Im Jahr 1923 erhielt Hesse die Schweizer Staatsbürgerschaft. Seine nächsten Hauptwerke, Kurgast (1925) und Die Nürnberger Reise (1927), waren autobiografische Erzählungen mit ironischen Untertönen und gaben einen Vorgeschmack auf Hesses folgenden Roman Steppenwolf, der 1927 veröffentlicht wurde. Im Jahr seines 50. Geburtstages erschien die erste Hesse-Biografie, geschrieben von seinem Freund Hugo Ball. Kurz nach seinem neuen Erfolgsroman wandte er sich von der Einsamkeit des Steppenwolfs ab und heiratete die Kunsthistorikerin Ninon Dolbin, geb. Ausländer. Dieser Wechsel zur Geselligkeit spiegelt sich in dem 1930 erscheinenden Roman Narziss und Goldmund wider. 1931 verließ Hesse die Casa Camuzzi und zog mit Ninon in ein großes, nach seinen Wünschen erbautes Haus (Casa Hesse) in der Nähe von Montagnola.
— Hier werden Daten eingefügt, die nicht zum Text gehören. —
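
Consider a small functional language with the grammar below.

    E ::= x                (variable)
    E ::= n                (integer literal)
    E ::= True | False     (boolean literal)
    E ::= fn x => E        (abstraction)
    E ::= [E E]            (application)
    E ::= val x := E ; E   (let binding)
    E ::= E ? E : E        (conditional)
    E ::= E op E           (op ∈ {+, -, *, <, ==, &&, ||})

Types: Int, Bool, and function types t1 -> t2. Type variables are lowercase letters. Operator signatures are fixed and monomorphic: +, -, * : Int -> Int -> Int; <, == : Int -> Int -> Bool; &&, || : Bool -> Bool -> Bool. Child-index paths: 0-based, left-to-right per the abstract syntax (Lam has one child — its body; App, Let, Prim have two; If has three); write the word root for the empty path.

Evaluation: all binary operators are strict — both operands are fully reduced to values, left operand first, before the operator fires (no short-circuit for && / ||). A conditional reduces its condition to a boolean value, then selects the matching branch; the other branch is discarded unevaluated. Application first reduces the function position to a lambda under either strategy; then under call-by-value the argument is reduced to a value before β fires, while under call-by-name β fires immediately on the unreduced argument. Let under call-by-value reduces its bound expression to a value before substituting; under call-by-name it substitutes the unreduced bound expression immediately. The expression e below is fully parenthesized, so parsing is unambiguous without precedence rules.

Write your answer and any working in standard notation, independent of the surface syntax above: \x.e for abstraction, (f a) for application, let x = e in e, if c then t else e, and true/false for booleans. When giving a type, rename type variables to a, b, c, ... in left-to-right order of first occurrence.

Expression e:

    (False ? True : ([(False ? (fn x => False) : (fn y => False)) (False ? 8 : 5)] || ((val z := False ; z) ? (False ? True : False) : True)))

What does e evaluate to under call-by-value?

Answer: true

Derivation:
step 0: (if false then true else (((if false then (\x.false) else (\y.false)) (if false then 8 else 5)) || (if (let z = false in z) then (if false then true else false) else true)))
step 1: [if@root] (((if false then (\x.false) else (\y.false)) (if false then 8 else 5)) || (if (let z = false in z) then (if false then true else false) else true))
step 2: [if@0.0] (((\y.false) (if false then 8 else 5)) || (if (let z = false in z) then (if false then true else false) else true))
step 3: [if@0.1] (((\y.false) 5) || (if (let z = false in z) then (if false then true else false) else true))
step 4: [beta@0] (false || (if (let z = false in z) then (if false then true else false) else true))
step 5: [let@1.0] (false || (if false then (if false then true else false) else true))
step 6: [if@1] (false || true)
step 7: [delta@root] true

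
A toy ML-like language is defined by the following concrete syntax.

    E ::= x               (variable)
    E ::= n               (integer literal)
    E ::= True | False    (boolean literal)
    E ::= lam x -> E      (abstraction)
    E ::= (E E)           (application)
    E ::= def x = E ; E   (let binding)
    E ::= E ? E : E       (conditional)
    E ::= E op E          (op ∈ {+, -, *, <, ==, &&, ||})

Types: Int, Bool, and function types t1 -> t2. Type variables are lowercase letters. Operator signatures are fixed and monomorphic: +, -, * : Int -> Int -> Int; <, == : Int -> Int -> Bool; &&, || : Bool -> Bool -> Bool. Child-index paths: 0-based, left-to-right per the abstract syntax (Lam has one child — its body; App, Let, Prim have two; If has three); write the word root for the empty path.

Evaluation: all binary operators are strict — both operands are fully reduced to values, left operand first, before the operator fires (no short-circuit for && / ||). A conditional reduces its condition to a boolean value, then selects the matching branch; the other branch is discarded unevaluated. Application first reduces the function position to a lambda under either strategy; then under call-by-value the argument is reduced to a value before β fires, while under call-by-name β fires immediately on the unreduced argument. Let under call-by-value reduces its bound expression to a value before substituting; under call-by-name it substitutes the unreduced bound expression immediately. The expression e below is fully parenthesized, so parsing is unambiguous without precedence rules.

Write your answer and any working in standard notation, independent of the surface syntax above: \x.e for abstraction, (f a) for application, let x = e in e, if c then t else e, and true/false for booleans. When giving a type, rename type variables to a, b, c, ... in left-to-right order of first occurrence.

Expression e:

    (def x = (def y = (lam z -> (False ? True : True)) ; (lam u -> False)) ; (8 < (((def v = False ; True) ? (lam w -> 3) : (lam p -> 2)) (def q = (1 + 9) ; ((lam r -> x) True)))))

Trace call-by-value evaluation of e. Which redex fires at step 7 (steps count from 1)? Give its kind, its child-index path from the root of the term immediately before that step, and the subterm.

Trace:
step 0: (let x = (let y = (\z.(if false then true else true)) in (\u.false)) in (8 < ((if (let v = false in true) then (\w.3) else (\p.2)) (let q = (1 + 9) in ((\r.x) true)))))
step 1: [let@0] (let x = (\u.false) in (8 < ((if (let v = false in true) then (\w.3) else (\p.2)) (let q = (1 + 9) in ((\r.x) true)))))
step 2: [let@root] (8 < ((if (let v = false in true) then (\w.3) else (\p.2)) (let q = (1 + 9) in ((\r.(\u.false)) true))))
step 3: [let@1.0.0] (8 < ((if true then (\w.3) else (\p.2)) (let q = (1 + 9) in ((\r.(\u.false)) true))))
step 4: [if@1.0] (8 < ((\w.3) (let q = (1 + 9) in ((\r.(\u.false)) true))))
step 5: [delta@1.1.0] (8 < ((\w.3) (let q = 10 in ((\r.(\u.false)) true))))
step 6: [let@1.1] (8 < ((\w.3) ((\r.(\u.false)) true)))
step 7: [beta@1.1] (8 < ((\w.3) (\u.false)))

Answer: beta at 1.1 : ((\r.(\u.false)) true)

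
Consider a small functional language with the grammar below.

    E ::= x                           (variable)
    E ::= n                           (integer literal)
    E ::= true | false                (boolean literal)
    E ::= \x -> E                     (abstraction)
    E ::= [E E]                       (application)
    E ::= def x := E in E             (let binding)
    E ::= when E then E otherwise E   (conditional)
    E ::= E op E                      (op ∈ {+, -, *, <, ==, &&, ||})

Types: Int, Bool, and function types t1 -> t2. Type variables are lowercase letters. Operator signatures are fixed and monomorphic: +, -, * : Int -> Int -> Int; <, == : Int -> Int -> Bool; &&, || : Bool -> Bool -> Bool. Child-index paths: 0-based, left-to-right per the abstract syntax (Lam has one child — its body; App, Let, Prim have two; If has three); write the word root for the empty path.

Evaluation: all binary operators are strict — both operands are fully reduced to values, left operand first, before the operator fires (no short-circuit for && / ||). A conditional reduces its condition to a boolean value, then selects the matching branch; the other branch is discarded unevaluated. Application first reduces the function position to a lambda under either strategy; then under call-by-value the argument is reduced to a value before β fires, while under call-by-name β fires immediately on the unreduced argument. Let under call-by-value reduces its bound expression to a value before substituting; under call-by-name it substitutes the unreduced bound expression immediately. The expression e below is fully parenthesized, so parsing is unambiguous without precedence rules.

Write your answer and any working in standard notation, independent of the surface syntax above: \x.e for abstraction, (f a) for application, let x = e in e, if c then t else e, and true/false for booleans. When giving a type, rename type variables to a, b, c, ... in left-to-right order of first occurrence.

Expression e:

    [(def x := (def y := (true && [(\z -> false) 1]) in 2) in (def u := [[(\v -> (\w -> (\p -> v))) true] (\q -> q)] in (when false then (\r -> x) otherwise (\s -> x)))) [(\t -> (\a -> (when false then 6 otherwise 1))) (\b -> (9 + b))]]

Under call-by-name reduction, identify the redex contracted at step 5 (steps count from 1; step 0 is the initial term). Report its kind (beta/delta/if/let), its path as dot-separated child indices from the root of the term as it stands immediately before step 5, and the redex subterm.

Answer: let at root : (let y = (true && ((\z.false) 1)) in 2)

Trace:
step 0: ((let x = (let y = (true && ((\z.false) 1)) in 2) in (let u = (((\v.(\w.(\p.v))) true) (\q.q)) in (if false then (\r.x) else (\s.x)))) ((\t.(\a.(if false then 6 else 1))) (\b.(9 + b))))
step 1: [let@0] ((let u = (((\v.(\w.(\p.v))) true) (\q.q)) in (if false then (\r.(let y = (true && ((\z.false) 1)) in 2)) else (\s.(let y = (true && ((\z.false) 1)) in 2)))) ((\t.(\a.(if false then 6 else 1))) (\b.(9 + b))))
step 2: [let@0] ((if false then (\r.(let y = (true && ((\z.false) 1)) in 2)) else (\s.(let y = (true && ((\z.false) 1)) in 2))) ((\t.(\a.(if false then 6 else 1))) (\b.(9 + b))))
step 3: [if@0] ((\s.(let y = (true && ((\z.false) 1)) in 2)) ((\t.(\a.(if false then 6 else 1))) (\b.(9 + b))))
step 4: [beta@root] (let y = (true && ((\z.false) 1)) in 2)
step 5: [let@root] 2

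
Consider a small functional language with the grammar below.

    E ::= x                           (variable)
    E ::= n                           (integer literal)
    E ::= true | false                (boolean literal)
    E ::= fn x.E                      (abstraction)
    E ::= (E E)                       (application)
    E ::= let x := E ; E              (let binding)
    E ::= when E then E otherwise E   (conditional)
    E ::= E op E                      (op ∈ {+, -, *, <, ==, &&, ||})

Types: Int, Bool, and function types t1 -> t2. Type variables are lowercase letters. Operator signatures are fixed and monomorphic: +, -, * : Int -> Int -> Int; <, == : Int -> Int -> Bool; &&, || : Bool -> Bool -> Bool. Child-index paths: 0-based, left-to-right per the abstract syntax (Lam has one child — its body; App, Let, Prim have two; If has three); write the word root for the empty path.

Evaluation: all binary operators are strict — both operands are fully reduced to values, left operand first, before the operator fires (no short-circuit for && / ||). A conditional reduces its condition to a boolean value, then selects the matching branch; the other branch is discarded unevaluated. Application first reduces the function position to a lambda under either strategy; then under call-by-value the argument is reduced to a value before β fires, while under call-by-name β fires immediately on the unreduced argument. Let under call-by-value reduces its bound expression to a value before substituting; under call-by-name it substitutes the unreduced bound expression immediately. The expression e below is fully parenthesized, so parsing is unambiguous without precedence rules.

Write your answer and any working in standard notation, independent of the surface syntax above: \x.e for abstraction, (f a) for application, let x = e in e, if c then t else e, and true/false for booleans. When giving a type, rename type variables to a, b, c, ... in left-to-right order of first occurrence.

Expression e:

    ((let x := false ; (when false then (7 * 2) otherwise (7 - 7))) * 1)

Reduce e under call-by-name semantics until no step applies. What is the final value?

Trace:
step 0: ((let x = false in (if false then (7 * 2) else (7 - 7))) * 1)
step 1: [let@0] ((if false then (7 * 2) else (7 - 7)) * 1)
step 2: [if@0] ((7 - 7) * 1)
step 3: [delta@0] (0 * 1)
step 4: [delta@root] 0

Answer: 0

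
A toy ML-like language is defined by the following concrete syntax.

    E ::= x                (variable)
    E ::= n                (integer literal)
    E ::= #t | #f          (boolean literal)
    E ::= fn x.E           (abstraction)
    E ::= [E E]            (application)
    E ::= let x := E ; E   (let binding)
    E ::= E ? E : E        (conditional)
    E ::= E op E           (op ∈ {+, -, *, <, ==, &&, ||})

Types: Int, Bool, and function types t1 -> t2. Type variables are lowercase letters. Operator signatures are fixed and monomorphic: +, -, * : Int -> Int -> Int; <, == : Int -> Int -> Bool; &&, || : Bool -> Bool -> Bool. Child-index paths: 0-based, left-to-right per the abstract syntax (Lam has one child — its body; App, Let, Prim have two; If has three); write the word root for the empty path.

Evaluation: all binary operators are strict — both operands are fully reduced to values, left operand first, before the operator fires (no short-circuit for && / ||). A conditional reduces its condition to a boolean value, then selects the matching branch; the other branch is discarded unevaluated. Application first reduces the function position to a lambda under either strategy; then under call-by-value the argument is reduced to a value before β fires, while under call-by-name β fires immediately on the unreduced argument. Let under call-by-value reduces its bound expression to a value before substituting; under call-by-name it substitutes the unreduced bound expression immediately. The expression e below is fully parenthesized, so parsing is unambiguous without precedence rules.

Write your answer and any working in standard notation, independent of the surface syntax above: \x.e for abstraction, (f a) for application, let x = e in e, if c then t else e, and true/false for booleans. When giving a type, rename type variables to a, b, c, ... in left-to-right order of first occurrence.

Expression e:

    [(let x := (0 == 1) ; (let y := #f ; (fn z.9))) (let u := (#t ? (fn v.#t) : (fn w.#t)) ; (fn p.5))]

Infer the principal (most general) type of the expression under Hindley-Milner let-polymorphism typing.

Trace:
  unify Int ~ Int
  unify Int ~ Int
let x : Bool
let y : Bool
\z._ : a -> Int
  unify Bool ~ Bool
\v._ : b -> Bool
\w._ : c -> Bool
  unify b -> Bool ~ c -> Bool
  unify b ~ c
  unify Bool ~ Bool
let u : forall. c -> Bool
\p._ : d -> Int
  unify a -> Int ~ (d -> Int) -> e
  unify a ~ d -> Int
  unify Int ~ e
_ _ : Int

Answer: Int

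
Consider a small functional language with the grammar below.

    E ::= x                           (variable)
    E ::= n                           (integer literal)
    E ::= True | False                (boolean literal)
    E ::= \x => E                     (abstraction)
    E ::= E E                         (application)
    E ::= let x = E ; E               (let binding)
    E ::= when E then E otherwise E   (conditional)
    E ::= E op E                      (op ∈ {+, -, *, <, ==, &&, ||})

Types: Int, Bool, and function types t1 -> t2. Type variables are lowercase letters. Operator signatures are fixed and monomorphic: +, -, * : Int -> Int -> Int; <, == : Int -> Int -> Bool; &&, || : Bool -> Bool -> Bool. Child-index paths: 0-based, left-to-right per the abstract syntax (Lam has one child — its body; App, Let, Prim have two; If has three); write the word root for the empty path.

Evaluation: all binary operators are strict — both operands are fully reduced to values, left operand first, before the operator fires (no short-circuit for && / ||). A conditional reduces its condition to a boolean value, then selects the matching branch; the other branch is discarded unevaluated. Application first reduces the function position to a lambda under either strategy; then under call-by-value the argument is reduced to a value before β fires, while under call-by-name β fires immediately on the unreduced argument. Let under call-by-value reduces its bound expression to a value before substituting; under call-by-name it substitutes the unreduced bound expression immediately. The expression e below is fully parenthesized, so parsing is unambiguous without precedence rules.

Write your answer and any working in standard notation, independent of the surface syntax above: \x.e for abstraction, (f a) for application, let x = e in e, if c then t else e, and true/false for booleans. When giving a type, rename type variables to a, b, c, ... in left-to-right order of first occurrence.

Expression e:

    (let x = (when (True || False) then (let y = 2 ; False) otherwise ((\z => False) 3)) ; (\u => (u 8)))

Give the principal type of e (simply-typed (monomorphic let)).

Answer: (Int -> a) -> a

Working:
  unify Bool ~ Bool
  unify Bool ~ Bool
  unify Bool ~ Bool
let y : Int
\z._ : a -> Bool
  unify a -> Bool ~ Int -> b
  unify a ~ Int
  unify Bool ~ b
_ _ : Bool
  unify Bool ~ Bool
let x : Bool
u : c
  unify c ~ Int -> d
_ _ : d
\u._ : (Int -> d) -> d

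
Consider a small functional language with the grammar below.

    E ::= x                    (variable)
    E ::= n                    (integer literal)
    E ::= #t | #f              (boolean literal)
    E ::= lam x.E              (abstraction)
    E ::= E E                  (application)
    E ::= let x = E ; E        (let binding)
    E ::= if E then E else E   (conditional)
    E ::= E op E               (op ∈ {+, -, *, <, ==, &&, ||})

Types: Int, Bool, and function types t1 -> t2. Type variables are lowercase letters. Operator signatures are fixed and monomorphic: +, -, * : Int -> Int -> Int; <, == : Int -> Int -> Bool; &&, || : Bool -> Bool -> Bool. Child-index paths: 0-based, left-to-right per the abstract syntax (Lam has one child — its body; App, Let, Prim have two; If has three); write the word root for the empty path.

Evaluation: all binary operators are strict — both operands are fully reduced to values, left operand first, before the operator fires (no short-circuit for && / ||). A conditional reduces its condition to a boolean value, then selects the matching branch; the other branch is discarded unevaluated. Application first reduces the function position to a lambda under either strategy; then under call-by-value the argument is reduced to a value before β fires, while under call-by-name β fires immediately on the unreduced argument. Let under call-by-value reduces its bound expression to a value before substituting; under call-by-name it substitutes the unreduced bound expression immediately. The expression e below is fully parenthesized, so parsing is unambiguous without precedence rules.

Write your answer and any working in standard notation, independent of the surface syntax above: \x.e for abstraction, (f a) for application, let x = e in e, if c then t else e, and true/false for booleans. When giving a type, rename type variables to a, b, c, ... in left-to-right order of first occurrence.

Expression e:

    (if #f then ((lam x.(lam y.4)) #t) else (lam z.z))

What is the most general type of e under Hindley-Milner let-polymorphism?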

Im Jahr 1931 begann Hesse mit der Planung seines letzten großen Werkes Das Glasperlenspiel (alias Magister Ludi). Als Vorstudie veröffentlichte er 1932 die Novelle Reise nach Osten. Das Glasperlenspiel wurde 1943 in der Schweiz gedruckt. 1946 erhielt er den Nobelpreis für Literatur.
Religiöse Ansichten
Wie in Demian und anderen Werken zum Ausdruck kommt, glaubte er, dass es „für verschiedene Menschen verschiedene Wege zu Gott gibt“; aber trotz des Einflusses, den er aus indischen und buddhistischen Philosophien bezog, sagte er über seine Eltern: „Ihr Christentum, das nicht gepredigt, sondern gelebt wurde, war die stärkste der Kräfte, die mich geprägt und geformt haben“.
Späteres Leben und Tod
Das Glasperlenspiel war Hesses letzter Roman. In den letzten zwanzig Jahren seines Lebens schrieb Hesse viele Kurzgeschichten (vor allem Kindheitserinnerungen) und Gedichte (häufig mit dem Thema Natur). Hesse schrieb auch ironische Essays über seine Entfremdung vom Schreiben (z.B. die Scheinautobiographien: Lebensgeschichte kurz erzählt und Aus den Briefwechseln eines Dichters) und verbrachte viel Zeit damit, seinem Interesse an Aquarellen nachzugehen. Hesse beschäftigte sich auch mit dem steten Strom von Briefen, den er durch den Nobelpreis und die Auseinandersetzung einer neuen Generation von deutschen Lesern mit seinem Werk erhielt. In einem Essay reflektierte Hesse ironisch über sein lebenslanges Versagen, sich ein Talent zum Müßiggang anzueignen, und spekulierte, dass seine durchschnittliche tägliche Korrespondenz 150 Seiten überstieg. Er starb am 9. August 1962 im Alter von 85 Jahren und wurde auf dem Friedhof von Sant’Abbondio in Gentilino beigesetzt, wo auch sein Freund und Biograf Hugo Ball und eine weitere deutsche Persönlichkeit, der Dirigent Bruno Walter, begraben sind.